Another thing to note about the taste of the cider is how it has changed over time.  When it was a few weeks old it was fairly sweet, with a nice apple finish.  As it has aged, it’s almost turned to a campaign.  It’s a lot more bitter, and much less sweet or apple flavored.  This is the first thing I’ve brewed that doesn’t get better with age.

The kit I purchased came with the stuff to make 2 batches of cider.  The next kit has added blackberries.  I’m pretty excited to see how that works out.

Yeast floating atop unstirred cider.


  • Edward Noble August 4, 2010, 10:28 pm

    I need (1) a hard cider brewing keg; (2) 8 bottles and caps; (3) 2 packets of cider yeast. Please give me a quote asap. Thanks.

  • Jeremy September 8, 2010, 7:32 pm

    Hi Edward. I don’t actually sell brewing items, but you can check out the Mr. Beer links off to the right, they’ll get you to the right place.
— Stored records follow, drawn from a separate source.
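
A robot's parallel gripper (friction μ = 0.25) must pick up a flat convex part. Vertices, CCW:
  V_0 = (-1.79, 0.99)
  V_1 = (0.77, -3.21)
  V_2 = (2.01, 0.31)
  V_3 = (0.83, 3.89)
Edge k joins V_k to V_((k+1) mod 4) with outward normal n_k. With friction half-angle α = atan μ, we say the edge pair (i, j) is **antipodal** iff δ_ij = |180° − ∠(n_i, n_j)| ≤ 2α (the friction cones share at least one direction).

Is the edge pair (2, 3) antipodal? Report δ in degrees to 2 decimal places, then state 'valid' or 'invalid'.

δ = 60.34°, invalid

α = atan 0.25 = 14.04°;  2α = 28.07°
edge 2: e_2 = (-1.18, +3.58);  n_2 = (+0.9497, +0.3130)
edge 3: e_3 = (-2.62, -2.90);  n_3 = (-0.7420, +0.6704)
∠(n_2, n_3) = 119.66°
δ = |180° − 119.66°| = 60.34°
60.34° > 2α = 28.07°  →  invalid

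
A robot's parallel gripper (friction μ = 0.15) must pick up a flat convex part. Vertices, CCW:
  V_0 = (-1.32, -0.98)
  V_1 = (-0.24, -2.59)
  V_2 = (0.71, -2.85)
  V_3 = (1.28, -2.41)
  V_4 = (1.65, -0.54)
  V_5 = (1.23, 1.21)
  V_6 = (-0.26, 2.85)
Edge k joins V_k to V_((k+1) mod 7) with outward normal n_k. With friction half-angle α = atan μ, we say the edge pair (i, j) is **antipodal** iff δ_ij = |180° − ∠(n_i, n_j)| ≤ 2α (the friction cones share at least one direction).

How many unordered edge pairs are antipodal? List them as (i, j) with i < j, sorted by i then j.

count = 2; pairs: (0,5), (3,6)

α = atan 0.15 = 8.53°;  2α = 17.06°
n_0 = (-0.8305, -0.5571)
n_1 = (-0.2640, -0.9645)
n_2 = (+0.6111, -0.7916)
n_3 = (+0.9810, -0.1941)
n_4 = (+0.9724, +0.2334)
n_5 = (+0.7401, +0.6724)
n_6 = (-0.9638, +0.2667)
  (0,1): δ = 139.16°  ·
  (0,2): δ = 86.19°  ·
  (0,3): δ = 45.05°  ·
  (0,4): δ = 20.36°  ·
  (0,5): δ = 8.40°  ✓
  (0,6): δ = 130.68°  ·
  (1,2): δ = 127.03°  ·
  (1,3): δ = 85.89°  ·
  (1,4): δ = 61.20°  ·
  (1,5): δ = 32.44°  ·
  (1,6): δ = 89.84°  ·
  (2,3): δ = 138.86°  ·
  (2,4): δ = 114.17°  ·
  (2,5): δ = 85.41°  ·
  (2,6): δ = 36.86°  ·
  (3,4): δ = 155.31°  ·
  (3,5): δ = 126.55°  ·
  (3,6): δ = 4.28°  ✓
  (4,5): δ = 151.24°  ·
  (4,6): δ = 28.97°  ·
  (5,6): δ = 57.73°  ·
antipodal pairs: 2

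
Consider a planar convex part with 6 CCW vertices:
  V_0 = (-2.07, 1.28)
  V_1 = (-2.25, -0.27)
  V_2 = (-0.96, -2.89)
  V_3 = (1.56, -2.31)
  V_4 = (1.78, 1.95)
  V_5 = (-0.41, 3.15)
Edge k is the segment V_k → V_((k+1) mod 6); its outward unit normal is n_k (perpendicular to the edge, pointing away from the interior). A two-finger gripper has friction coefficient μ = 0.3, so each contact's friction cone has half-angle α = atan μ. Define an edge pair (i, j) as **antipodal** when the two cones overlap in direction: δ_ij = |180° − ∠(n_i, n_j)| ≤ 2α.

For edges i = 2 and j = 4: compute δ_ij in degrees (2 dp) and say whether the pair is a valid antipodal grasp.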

  • Justin October 20, 2010, 9:21 am

    I think if you put less sugar in the bottles it would have less carbonations. Mr. brew also sells a substitute for sugar called boster or something. I have heard people brewing hard cider in the mr. beer keg with using real apple juice or cider and wine yeast. just don’t use juice with preservatives so that limits you to refrigerated or frozen concentrate. please do this and post results:)

  • Jeremy October 20, 2010, 10:11 am

    @Justin – I have a batch of cider in my secondary right now that I made with a mix of store bought apples and apples from a friend’s apple tree. We made a full 5 gallon batch of it, so my fingers are crossed that it’ll taste good.

    I’ll write up a blog post for it in about a month, once it’s been bottled and had some time to mellow out. Stay tuned!

  • Kevin November 23, 2010, 2:43 pm

    Have you opened one of the second batch yet? I’m curious to find out how it came out.

  • Jeremy November 23, 2010, 3:59 pm

    @Kevin. I haven’t had a chance to make the second batch yet, but I did make a batch from fresh apples from a friends’ tree. It’s almost ready to drink. I’ll be writing up a post for that soon!

  • Kevin November 23, 2010, 8:20 pm

    At what point did you add the apples? Where did you get your information on starting home brewing or any info on recipes?

  • Jeremy November 24, 2010, 11:04 am

    I’ll have a full blog up on this soon, but to make it brief, it was like this:
    Juice apples with a juicer (Jack LaLanne!), used campden tablets to stop the natural yeast, then let sit overnight.
    Add beer yeast to the straight apple juice, nothing else added. Was told you can add brown sugar, but you may over raise the alcohol levels.
    Racked to a secondary after a couple of weeks. Lots of settling in both primary and secondary, but not clear by any means. Clearing finally happened in the bottles, so there’s a TON of sediment. Need to fix that for next year.
    This took a TON of apples. I don’t know how many pounds, but was a lot. We used mostly apples from a local tree that were pretty tart. We added some store bought apples, too, but should have used more. The final cider is VERY tart. I kind of like it, my co-brewer on this batch things its awful.
    We got our info from the internet and the guy at my LHBS.

  • Kevin November 24, 2010, 12:44 pm

    Any sites you recommend?

    And is this ever a bad thing? “you may over raise the alcohol levels”

  • Jeremy November 24, 2010, 12:52 pm

    The natural alcohol levels from the apples will give you about 5% abv. Any higher, and you can start to taste more like wine or champagne. As it is, my very dry/tart cider is quite a bit like champagne. I might experiment with an apple beer/cider next year.

    I know I grabbed bits of info from http://www.instructables.com/id/Home-Brew-Hard-Cider-from-Scratch/

    I didn’t pasteurize the cider I made, as I was told your flavors are better without cooking the juice.